题目内容
I’ve often wondered how exactly sleep, or lack of it, can have such an awful effect on our bodies and, guess what, how much we sleep switches good genes(基因) on and had genes off.
In the first half of 2013, the Sleep Research Centre at the University of Surrey found a direct link between hours spent sleeping and genes. Every cell in our bodies carries genetic instructions in our DNA that act as a kind of operating handbook. However, each cell only “reads” the part of this handbook it needs at any given moment.
Can sleep affect how a gene reads instructions? It’s a question asked by Professor Derk-Jan Dijk at the University of Surrey. He set up an experiment and asked his volunteers to spend a week sleeping around seven and a half hours to eight hours a night and the next sleeping six and a half to seven hours.
Blood samples were taken each week to compare which genes in blood cells were being used during the long and short nights. The results were rather surprising. Several hundred genes changed in the amount they were being used, including some that are linked to heart disease, cancer, and Type 2 diabetes. Genes to do with cell repair and replacement were used much less.
Sleep restriction(six and a half to seven hours a night) changed 380 genes. Of these, 220 genes were down regulated (their power was increased). Those affected included body-clock genes which are linked to diabetes(糖尿病). One of the most downgraded genes is that which has a role in controlling insulin(胰岛素) and is linked to diabetes and insomnia(失眠). The most upgraded gene is linked to heart disease.
So changing sleep by tiny amounts can upgrade or downgrade genes that can influence our health and the diseases we suffer from when we sleep too little.
The important message is that getting close to eight hours of sleep a night can make a dramatic difference to our health in just a few days through the way it looks after our genes.
1.What kind of relation is directly discussed in the passage?
A. Sleeping hours and changes of genes.
B. Sleeping hours and diseases.
C. Changes of genes and diseases.
D. Genes and health.
2.What can we learn about Professor Derk-Jan Kijk’s experiment?
A. The experiment was carried out to find the answer to how genes affect sleep.
B. The experiment took a period of more than two weeks to reach a conclusion.
C. His volunteers were divided into two groups with two different sleeping patterns.

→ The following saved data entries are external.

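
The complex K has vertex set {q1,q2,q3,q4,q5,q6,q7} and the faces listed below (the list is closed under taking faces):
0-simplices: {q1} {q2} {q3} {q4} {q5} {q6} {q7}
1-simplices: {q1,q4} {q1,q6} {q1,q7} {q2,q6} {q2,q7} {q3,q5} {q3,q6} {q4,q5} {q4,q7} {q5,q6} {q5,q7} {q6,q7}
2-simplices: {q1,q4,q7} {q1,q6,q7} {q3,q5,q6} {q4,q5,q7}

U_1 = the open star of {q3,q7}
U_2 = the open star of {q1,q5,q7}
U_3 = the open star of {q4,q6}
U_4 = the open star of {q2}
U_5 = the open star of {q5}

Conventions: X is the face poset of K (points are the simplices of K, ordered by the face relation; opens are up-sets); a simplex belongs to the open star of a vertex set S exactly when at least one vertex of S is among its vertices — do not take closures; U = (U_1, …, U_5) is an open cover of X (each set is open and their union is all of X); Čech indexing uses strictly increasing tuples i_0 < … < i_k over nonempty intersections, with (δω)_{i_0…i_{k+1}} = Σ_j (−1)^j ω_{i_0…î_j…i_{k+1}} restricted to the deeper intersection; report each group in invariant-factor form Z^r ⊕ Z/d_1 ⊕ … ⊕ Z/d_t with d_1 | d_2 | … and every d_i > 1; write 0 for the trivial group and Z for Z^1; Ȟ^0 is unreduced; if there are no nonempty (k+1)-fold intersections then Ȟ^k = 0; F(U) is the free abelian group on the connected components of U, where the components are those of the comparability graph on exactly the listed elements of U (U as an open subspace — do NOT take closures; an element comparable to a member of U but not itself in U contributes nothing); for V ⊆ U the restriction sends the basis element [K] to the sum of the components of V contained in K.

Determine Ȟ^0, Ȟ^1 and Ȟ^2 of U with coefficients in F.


intersection data:
  U1={{q3},{q7},{q1,q7},{q2,q7},{q3,q5},{q3,q6},{q4,q7},{q5,q7},{q6,q7},{q1,q4,q7},{q1,q6,q7},{q3,q5,q6},{q4,q5,q7}} U2={{q1},{q5},{q7},{q1,q4},{q1,q6},{q1,q7},{q2,q7},{q3,q5},{q4,q5},{q4,q7},{q5,q6},{q5,q7},{q6,q7},{q1,q4,q7},{q1,q6,q7},{q3,q5,q6},{q4,q5,q7}} U3={{q4},{q6},{q1,q4},{q1,q6},{q2,q6},{q3,q6},{q4,q5},{q4,q7},{q5,q6},{q6,q7},{q1,q4,q7},{q1,q6,q7},{q3,q5,q6},{q4,q5,q7}} U4={{q2},{q2,q6},{q2,q7}} U5={{q5},{q3,q5},{q4,q5},{q5,q6},{q5,q7},{q3,q5,q6},{q4,q5,q7}}
  U12={{q7},{q1,q7},{q2,q7},{q3,q5},{q4,q7},{q5,q7},{q6,q7},{q1,q4,q7},{q1,q6,q7},{q3,q5,q6},{q4,q5,q7}} U13={{q3,q6},{q4,q7},{q6,q7},{q1,q4,q7},{q1,q6,q7},{q3,q5,q6},{q4,q5,q7}} U14={{q2,q7}} U15={{q3,q5},{q5,q7},{q3,q5,q6},{q4,q5,q7}} U23={{q1,q4},{q1,q6},{q4,q5},{q4,q7},{q5,q6},{q6,q7},{q1,q4,q7},{q1,q6,q7},{q3,q5,q6},{q4,q5,q7}} U24={{q2,q7}} U25={{q5},{q3,q5},{q4,q5},{q5,q6},{q5,q7},{q3,q5,q6},{q4,q5,q7}} U34={{q2,q6}} U35={{q4,q5},{q5,q6},{q3,q5,q6},{q4,q5,q7}}
  U123={{q4,q7},{q6,q7},{q1,q4,q7},{q1,q6,q7},{q3,q5,q6},{q4,q5,q7}} U124={{q2,q7}} U125={{q3,q5},{q5,q7},{q3,q5,q6},{q4,q5,q7}} U135={{q3,q5,q6},{q4,q5,q7}} U235={{q4,q5},{q5,q6},{q3,q5,q6},{q4,q5,q7}}
  U1235={{q3,q5,q6},{q4,q5,q7}}
components per intersection:
  U1: {{q3},{q3,q5},{q3,q6},{q3,q5,q6}} {{q7},{q1,q7},{q2,q7},{q4,q7},{q5,q7},{q6,q7},{q1,q4,q7},{q1,q6,q7},{q4,q5,q7}}
  U2: {{q1},{q5},{q7},{q1,q4},{q1,q6},{q1,q7},{q2,q7},{q3,q5},{q4,q5},{q4,q7},{q5,q6},{q5,q7},{q6,q7},{q1,q4,q7},{q1,q6,q7},{q3,q5,q6},{q4,q5,q7}}
  U3: {{q4},{q1,q4},{q4,q5},{q4,q7},{q1,q4,q7},{q4,q5,q7}} {{q6},{q1,q6},{q2,q6},{q3,q6},{q5,q6},{q6,q7},{q1,q6,q7},{q3,q5,q6}}
  U4: {{q2},{q2,q6},{q2,q7}}
  U5: {{q5},{q3,q5},{q4,q5},{q5,q6},{q5,q7},{q3,q5,q6},{q4,q5,q7}}
  U12: {{q7},{q1,q7},{q2,q7},{q4,q7},{q5,q7},{q6,q7},{q1,q4,q7},{q1,q6,q7},{q4,q5,q7}} {{q3,q5},{q3,q5,q6}}
  U13: {{q3,q6},{q3,q5,q6}} {{q4,q7},{q1,q4,q7},{q4,q5,q7}} {{q6,q7},{q1,q6,q7}}
  U14: {{q2,q7}}
  U15: {{q3,q5},{q3,q5,q6}} {{q5,q7},{q4,q5,q7}}
  U23: {{q1,q4},{q4,q5},{q4,q7},{q1,q4,q7},{q4,q5,q7}} {{q1,q6},{q6,q7},{q1,q6,q7}} {{q5,q6},{q3,q5,q6}}
  U24: {{q2,q7}}
  U25: {{q5},{q3,q5},{q4,q5},{q5,q6},{q5,q7},{q3,q5,q6},{q4,q5,q7}}
  U34: {{q2,q6}}
  U35: {{q4,q5},{q4,q5,q7}} {{q5,q6},{q3,q5,q6}}
  U123: {{q4,q7},{q1,q4,q7},{q4,q5,q7}} {{q6,q7},{q1,q6,q7}} {{q3,q5,q6}}
  U124: {{q2,q7}}
  U125: {{q3,q5},{q3,q5,q6}} {{q5,q7},{q4,q5,q7}}
  U135: {{q3,q5,q6}} {{q4,q5,q7}}
  U235: {{q4,q5},{q4,q5,q7}} {{q5,q6},{q3,q5,q6}}
  U1235: {{q3,q5,q6}} {{q4,q5,q7}}
C dims 7,16,10,2; δ0: rk 6, SNF 1^6; δ1: rk 8, SNF 1^8; δ2: rk 2, SNF 1^2
Ȟ^0 = (7 − 6) − 0 = 1, so Ȟ^0 ≅ Z
Ȟ^1 = (16 − 8) − 6 = 2, so Ȟ^1 ≅ Z^2
Ȟ^2 = (10 − 2) − 8 = 0, so Ȟ^2 ≅ 0

Ȟ^0(U;F) ≅ Z; Ȟ^1(U;F) ≅ Z^2; Ȟ^2(U;F) ≅ 0


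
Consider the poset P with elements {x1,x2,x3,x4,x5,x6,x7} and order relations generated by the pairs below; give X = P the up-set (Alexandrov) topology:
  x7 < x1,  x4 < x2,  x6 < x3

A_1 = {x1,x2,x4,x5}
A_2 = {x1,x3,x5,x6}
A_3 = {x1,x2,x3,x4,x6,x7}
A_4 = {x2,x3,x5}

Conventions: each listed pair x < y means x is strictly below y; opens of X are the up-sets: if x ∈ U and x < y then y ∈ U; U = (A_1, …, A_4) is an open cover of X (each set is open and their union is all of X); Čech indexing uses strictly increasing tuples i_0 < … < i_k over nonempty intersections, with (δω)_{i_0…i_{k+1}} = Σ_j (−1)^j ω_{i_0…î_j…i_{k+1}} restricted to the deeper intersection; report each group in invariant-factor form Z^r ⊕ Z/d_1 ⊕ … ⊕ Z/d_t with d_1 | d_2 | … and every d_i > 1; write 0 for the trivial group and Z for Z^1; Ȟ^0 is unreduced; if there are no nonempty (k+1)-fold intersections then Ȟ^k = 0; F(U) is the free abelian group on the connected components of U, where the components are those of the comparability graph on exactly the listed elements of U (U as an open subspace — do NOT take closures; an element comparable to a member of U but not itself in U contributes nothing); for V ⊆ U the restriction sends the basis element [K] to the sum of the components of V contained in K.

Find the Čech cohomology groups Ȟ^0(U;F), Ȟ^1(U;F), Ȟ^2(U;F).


Ȟ^0 ≅ Z^4; Ȟ^1 ≅ 0; Ȟ^2 ≅ 0

nerve simplices:
  A12={x1,x5} A13={x1,x2,x4} A14={x2,x5} A23={x1,x3,x6} A24={x3,x5} A34={x2,x3}
  A123={x1} A124={x5} A134={x2} A234={x3}
components per intersection:
  A1: {x1} {x2,x4} {x5}
  A2: {x1} {x3,x6} {x5}
  A3: {x1,x7} {x2,x4} {x3,x6}
  A4: {x2} {x3} {x5}
  A12: {x1} {x5}
  A13: {x1} {x2,x4}
  A14: {x2} {x5}
  A23: {x1} {x3,x6}
  A24: {x3} {x5}
  A34: {x2} {x3}
  A123: {x1}
  A124: {x5}
  A134: {x2}
  A234: {x3}
C dims 12,12,4; δ0: rk 8, SNF 1^8; δ1: rk 4, SNF 1^4
degree 0: 12−8−0 = 4 → Ȟ^0 ≅ Z^4
degree 1: 12−4−8 = 0 → Ȟ^1 ≅ 0
degree 2: 4−0−4 = 0 → Ȟ^2 ≅ 0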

D. Blood samples of the volunteers were checked afterwards to decide how many genes changed in sleeping.
3.Which of the following may be concluded from the passage?
A. The experiment was performed at the University of Surrey in early 2013.
B. Body-clock genes are associated with heart disease, cancer and Type 2 diabetes.
C. Sleep restrictions may contribute to disease like diabetes, insomnia, and heart disease.
D. 7.5-8 hours’ sleep pattern makes little difference compared with 6.5-7 hours’ sleep pattern.
4.Which of the following can be inferred from the findings of the sleep research?
A. When there is a sleep restriction, genes to do with cell repair and replacement function less.
B. In a sleep, several hundred genes change in the amount. The more changes, the worse results.
C. When genes are up regulated, they do good to health; when genes are down regulated , they do harm to health.
D. Eight hours of sleep a day can be beneficial to our health in that it looks after our genes.